I was a loner as a kid, an only child, the kind that grow up to be serial killers, bank robbers or artists. I wasn’t interested in killing but tried robbery, stole a watch in the 3rd grade but got caught and took up art. They haven’t caught me at that yet.

In my oil paintings I use the materials and styles of the Old Masters to express images and ideas of the present, or timeless archetypes and myths set in our present day environments. But I have no formula or rules except to express the truth as I see it. Each of my paintings is a discovery, each with its own formula and rules. I never know what’s coming next, I only hope it’s something. I approach each painting with fear and trembling, pretending it’s my first and hoping it’s not my last.


I try to get the same high contrast, dramatic chiaroscuro effects in my watercolors as in my oil paintings. When I returned to representational art in the late ’70s, watercolor was my first love – probably because it was so different in technique from the abstract oils I had done back in Florida eight years earlier. I became a transparent watercolor purist, working from light to dark, no opaque paint, ever. I used masking fluid in all kinds devious ways to achieve intricate highlights I couldn’t get by painting around them. I got over the purism eventually, and sumi dishes from Japan became my preferred watercolors. Some of the lighter colors are more translucent than transparent and can be almost opaque if dry-brushed, allowing me to use them on black paper a few times – something unheard of in the watercolor world! But mostly I use white paper for light, and I still use the masking fluid when necessary.

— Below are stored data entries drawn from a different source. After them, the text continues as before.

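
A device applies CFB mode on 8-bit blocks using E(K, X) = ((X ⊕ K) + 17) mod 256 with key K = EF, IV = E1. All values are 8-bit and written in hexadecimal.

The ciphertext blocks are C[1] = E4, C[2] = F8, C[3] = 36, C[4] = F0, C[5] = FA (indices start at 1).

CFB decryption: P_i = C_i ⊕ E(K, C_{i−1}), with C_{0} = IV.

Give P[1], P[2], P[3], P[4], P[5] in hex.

P[1] = C1, P[2] = DA, P[3] = 18, P[4] = 00, P[5] = CC

P[1]: E(K, E1) = 25; E4 ⊕ 25 = C1.
P[2]: E(K, E4) = 22; F8 ⊕ 22 = DA.
P[3]: E(K, F8) = 2E; 36 ⊕ 2E = 18.
P[4]: E(K, 36) = F0; F0 ⊕ F0 = 00.
P[5]: E(K, F0) = 36; FA ⊕ 36 = CC.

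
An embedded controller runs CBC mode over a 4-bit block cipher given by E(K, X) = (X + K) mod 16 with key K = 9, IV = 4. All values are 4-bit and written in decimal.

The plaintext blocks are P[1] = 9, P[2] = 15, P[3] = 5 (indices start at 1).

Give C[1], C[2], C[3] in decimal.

C[1] = 6, C[2] = 2, C[3] = 0

CBC encryption: C_i = E(K, P_i ⊕ C_{i−1}), with C_{0} = IV.
C[1]: P[1] ⊕ 4 = 13; E(K, 13) = 6.
C[2]: P[2] ⊕ 6 = 9; E(K, 9) = 2.
C[3]: P[3] ⊕ 2 = 7; E(K, 7) = 0.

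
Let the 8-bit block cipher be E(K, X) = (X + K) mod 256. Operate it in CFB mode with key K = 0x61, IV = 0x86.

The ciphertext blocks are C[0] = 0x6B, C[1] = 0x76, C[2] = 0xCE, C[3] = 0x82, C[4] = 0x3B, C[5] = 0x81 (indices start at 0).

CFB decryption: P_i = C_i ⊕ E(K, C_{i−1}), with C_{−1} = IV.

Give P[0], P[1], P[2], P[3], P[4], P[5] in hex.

P[0] = 0x8C, P[1] = 0xBA, P[2] = 0x19, P[3] = 0xAD, P[4] = 0xD8, P[5] = 0x1D

P[0]: E(K, 0x86) = 0xE7; 0x6B ⊕ 0xE7 = 0x8C.
P[1]: E(K, 0x6B) = 0xCC; 0x76 ⊕ 0xCC = 0xBA.
P[2]: E(K, 0x76) = 0xD7; 0xCE ⊕ 0xD7 = 0x19.
P[3]: E(K, 0xCE) = 0x2F; 0x82 ⊕ 0x2F = 0xAD.
P[4]: E(K, 0x82) = 0xE3; 0x3B ⊕ 0xE3 = 0xD8.
P[5]: E(K, 0x3B) = 0x9C; 0x81 ⊕ 0x9C = 0x1D.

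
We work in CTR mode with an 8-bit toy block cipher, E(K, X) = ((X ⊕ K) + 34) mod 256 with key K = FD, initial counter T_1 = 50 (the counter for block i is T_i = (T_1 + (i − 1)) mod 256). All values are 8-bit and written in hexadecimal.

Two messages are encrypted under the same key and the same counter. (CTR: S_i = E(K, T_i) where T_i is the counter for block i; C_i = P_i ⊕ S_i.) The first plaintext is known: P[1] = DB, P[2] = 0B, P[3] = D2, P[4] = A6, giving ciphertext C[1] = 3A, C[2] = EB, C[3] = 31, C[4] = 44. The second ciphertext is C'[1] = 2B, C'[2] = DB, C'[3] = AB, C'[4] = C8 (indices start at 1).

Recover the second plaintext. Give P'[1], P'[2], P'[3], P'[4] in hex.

In CTR with a reused counter, both messages share the same keystream S_i, so C_i ⊕ C'_i = P_i ⊕ P'_i and thus P'_i = P_i ⊕ C_i ⊕ C'_i.
P'[1]: DB ⊕ 3A ⊕ 2B = CA.
P'[2]: 0B ⊕ EB ⊕ DB = 3B.
P'[3]: D2 ⊕ 31 ⊕ AB = 48.
P'[4]: A6 ⊕ 44 ⊕ C8 = 2A.

P'[1] = CA, P'[2] = 3B, P'[3] = 48, P'[4] = 2A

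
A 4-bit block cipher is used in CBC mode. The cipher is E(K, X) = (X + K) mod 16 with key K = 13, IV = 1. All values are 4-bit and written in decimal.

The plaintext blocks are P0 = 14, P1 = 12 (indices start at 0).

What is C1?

C1 = 13

CBC encryption: C_i = E(K, P_i ⊕ C_{i−1}), with C_{−1} = IV.
C0: P0 ⊕ 1 = 15; E(K, 15) = 12.
C1: P1 ⊕ 12 = 0; E(K, 0) = 13.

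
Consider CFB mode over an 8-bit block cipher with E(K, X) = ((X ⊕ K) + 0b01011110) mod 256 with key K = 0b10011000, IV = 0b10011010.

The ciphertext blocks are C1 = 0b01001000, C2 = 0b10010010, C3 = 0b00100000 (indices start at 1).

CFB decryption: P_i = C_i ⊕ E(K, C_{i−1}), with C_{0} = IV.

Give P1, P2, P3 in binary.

P1 = 0b00101000, P2 = 0b10111100, P3 = 0b01001000

P1: E(K, 0b10011010) = 0b01100000; 0b01001000 ⊕ 0b01100000 = 0b00101000.
P2: E(K, 0b01001000) = 0b00101110; 0b10010010 ⊕ 0b00101110 = 0b10111100.
P3: E(K, 0b10010010) = 0b01101000; 0b00100000 ⊕ 0b01101000 = 0b01001000.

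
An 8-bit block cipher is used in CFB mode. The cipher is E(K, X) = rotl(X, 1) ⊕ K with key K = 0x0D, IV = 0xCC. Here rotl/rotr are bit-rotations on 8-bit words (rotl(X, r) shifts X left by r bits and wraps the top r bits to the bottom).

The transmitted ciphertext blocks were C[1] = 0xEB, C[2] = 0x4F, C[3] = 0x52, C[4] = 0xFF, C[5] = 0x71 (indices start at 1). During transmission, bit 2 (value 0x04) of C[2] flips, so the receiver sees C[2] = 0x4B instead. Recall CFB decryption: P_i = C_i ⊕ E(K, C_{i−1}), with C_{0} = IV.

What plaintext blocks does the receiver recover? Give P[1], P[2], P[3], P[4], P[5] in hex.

Only C[2] changed, to 0x4B. In CFB, a change in C_i flips the same bit in P_i and garbles P_{i+1}. Decrypting the received ciphertext:
P[1]: E(K, 0xCC) = 0x94; 0xEB ⊕ 0x94 = 0x7F.
P[2]: E(K, 0xEB) = 0xDA; 0x4B ⊕ 0xDA = 0x91.
P[3]: E(K, 0x4B) = 0x9B; 0x52 ⊕ 0x9B = 0xC9.
P[4]: E(K, 0x52) = 0xA9; 0xFF ⊕ 0xA9 = 0x56.
P[5]: E(K, 0xFF) = 0xF2; 0x71 ⊕ 0xF2 = 0x83.
Blocks that differ from the original plaintext: P[2], P[3].

P[1] = 0x7F, P[2] = 0x91, P[3] = 0xC9, P[4] = 0x56, P[5] = 0x83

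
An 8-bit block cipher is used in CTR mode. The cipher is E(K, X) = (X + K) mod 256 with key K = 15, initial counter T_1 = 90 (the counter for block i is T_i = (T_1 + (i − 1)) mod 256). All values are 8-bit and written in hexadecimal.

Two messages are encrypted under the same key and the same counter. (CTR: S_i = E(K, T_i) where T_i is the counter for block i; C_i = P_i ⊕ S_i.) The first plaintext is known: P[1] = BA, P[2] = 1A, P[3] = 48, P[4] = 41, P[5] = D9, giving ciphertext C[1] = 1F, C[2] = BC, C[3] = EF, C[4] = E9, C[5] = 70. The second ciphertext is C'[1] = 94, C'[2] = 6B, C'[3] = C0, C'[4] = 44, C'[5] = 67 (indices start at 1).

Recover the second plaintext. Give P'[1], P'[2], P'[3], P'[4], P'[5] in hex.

P'[1] = 31, P'[2] = CD, P'[3] = 67, P'[4] = EC, P'[5] = CE

In CTR with a reused counter, both messages share the same keystream S_i, so C_i ⊕ C'_i = P_i ⊕ P'_i and thus P'_i = P_i ⊕ C_i ⊕ C'_i.
P'[1]: BA ⊕ 1F ⊕ 94 = 31.
P'[2]: 1A ⊕ BC ⊕ 6B = CD.
P'[3]: 48 ⊕ EF ⊕ C0 = 67.
P'[4]: 41 ⊕ E9 ⊕ 44 = EC.
P'[5]: D9 ⊕ 70 ⊕ 67 = CE.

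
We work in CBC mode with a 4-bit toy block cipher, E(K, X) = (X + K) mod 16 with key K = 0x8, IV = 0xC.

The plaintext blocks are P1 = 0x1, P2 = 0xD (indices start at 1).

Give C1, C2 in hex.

CBC encryption: C_i = E(K, P_i ⊕ C_{i−1}), with C_{0} = IV.
C1: P1 ⊕ 0xC = 0xD; E(K, 0xD) = 0x5.
C2: P2 ⊕ 0x5 = 0x8; E(K, 0x8) = 0x0.

C1 = 0x5, C2 = 0x0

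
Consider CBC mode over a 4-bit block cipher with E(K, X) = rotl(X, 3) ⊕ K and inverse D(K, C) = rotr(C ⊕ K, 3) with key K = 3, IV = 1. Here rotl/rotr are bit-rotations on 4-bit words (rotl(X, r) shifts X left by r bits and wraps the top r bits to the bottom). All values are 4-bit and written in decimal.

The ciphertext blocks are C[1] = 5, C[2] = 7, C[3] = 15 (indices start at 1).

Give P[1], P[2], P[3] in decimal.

CBC decryption: P_i = D(K, C_i) ⊕ C_{i−1}, with C_{0} = IV.
P[1]: D(K, 5) = 12; 12 ⊕ 1 = 13.
P[2]: D(K, 7) = 8; 8 ⊕ 5 = 13.
P[3]: D(K, 15) = 9; 9 ⊕ 7 = 14.

P[1] = 13, P[2] = 13, P[3] = 14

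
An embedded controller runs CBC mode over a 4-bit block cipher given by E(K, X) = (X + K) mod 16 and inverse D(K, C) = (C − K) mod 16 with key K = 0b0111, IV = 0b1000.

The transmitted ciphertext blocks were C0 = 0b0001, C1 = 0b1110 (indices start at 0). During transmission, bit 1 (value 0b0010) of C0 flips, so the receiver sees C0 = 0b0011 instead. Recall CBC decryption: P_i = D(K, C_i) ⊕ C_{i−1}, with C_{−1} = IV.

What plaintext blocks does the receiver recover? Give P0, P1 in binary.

P0 = 0b0100, P1 = 0b0100

Only C0 changed, to 0b0011. In CBC, a change in C_i garbles P_i and flips the same bit in P_{i+1}. Decrypting the received ciphertext:
P0: D(K, 0b0011) = 0b1100; 0b1100 ⊕ 0b1000 = 0b0100.
P1: D(K, 0b1110) = 0b0111; 0b0111 ⊕ 0b0011 = 0b0100.
Blocks that differ from the original plaintext: P0, P1.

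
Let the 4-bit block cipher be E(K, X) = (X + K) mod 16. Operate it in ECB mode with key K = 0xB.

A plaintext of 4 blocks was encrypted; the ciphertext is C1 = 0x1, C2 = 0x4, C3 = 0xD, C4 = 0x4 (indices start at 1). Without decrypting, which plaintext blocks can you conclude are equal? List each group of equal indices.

P2 = P4

ECB encrypts each block independently with the same key, so equal ciphertext blocks imply equal plaintext blocks.
C2 = C4 = 0x4, so P2 = P4.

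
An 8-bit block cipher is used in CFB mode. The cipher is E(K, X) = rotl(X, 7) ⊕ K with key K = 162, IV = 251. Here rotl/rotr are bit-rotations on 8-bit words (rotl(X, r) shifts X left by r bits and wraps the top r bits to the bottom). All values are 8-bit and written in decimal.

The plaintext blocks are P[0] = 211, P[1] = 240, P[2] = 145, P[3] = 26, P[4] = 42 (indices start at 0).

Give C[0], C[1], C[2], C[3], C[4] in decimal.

CFB encryption: C_i = P_i ⊕ E(K, C_{i−1}), with C_{−1} = IV.
C[0]: E(K, 251) = 95; 211 ⊕ 95 = 140.
C[1]: E(K, 140) = 228; 240 ⊕ 228 = 20.
C[2]: E(K, 20) = 168; 145 ⊕ 168 = 57.
C[3]: E(K, 57) = 62; 26 ⊕ 62 = 36.
C[4]: E(K, 36) = 176; 42 ⊕ 176 = 154.

C[0] = 140, C[1] = 20, C[2] = 57, C[3] = 36, C[4] = 154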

I am also a sculptor, animator and printmaker. I’ve made all kinds of prints, but since I began experimenting with linoleum back in 1999, the linocut has been my principal medium. Although these prints may resemble etchings, drypoints, lithographs or some strange hybrid, they are true relief prints, printed in two or more colors from linoleum blocks. I didn’t invent this technique – Picasso and his printer Arnera did – but I’ve adapted it to my own purposes and, since nobody else in the world is doing it as far as I know, I’m calling it “The Criswell Linocut.” The two most important things about this technique are (1) that I cut the designs mostly with a drypoint needle and (2) that I print the dark color first and the light color second. This enables me to draw my image directly on the key block, just as I would draw with a pen on paper, rather than cut away everything BUT the image as in traditional relief printmaking.


Obviously, I’m a narrative artist. But since I work from images, not ideas in the intellectual sense, I don’t always know what the narrative is. I am ambushed by things I see in the world, sometimes by music, by something I see in a movie or read in a book. I have no script or program. But looking back over my work as a whole, as a viewer, it seems to be a dialog – or confrontation – between two extremes. We humans have all the animal drives for pleasure and survival, but we’re the only animal that knows it was born and is going to die. In everyday life we hide our desires and ignore our mortality, but the artist holed up in his or her studio, in search of that monster Truth, doesn’t have this luxury. We have to try to find that door to what is either too much fun or too scary – or, as in my case sometimes, both at once.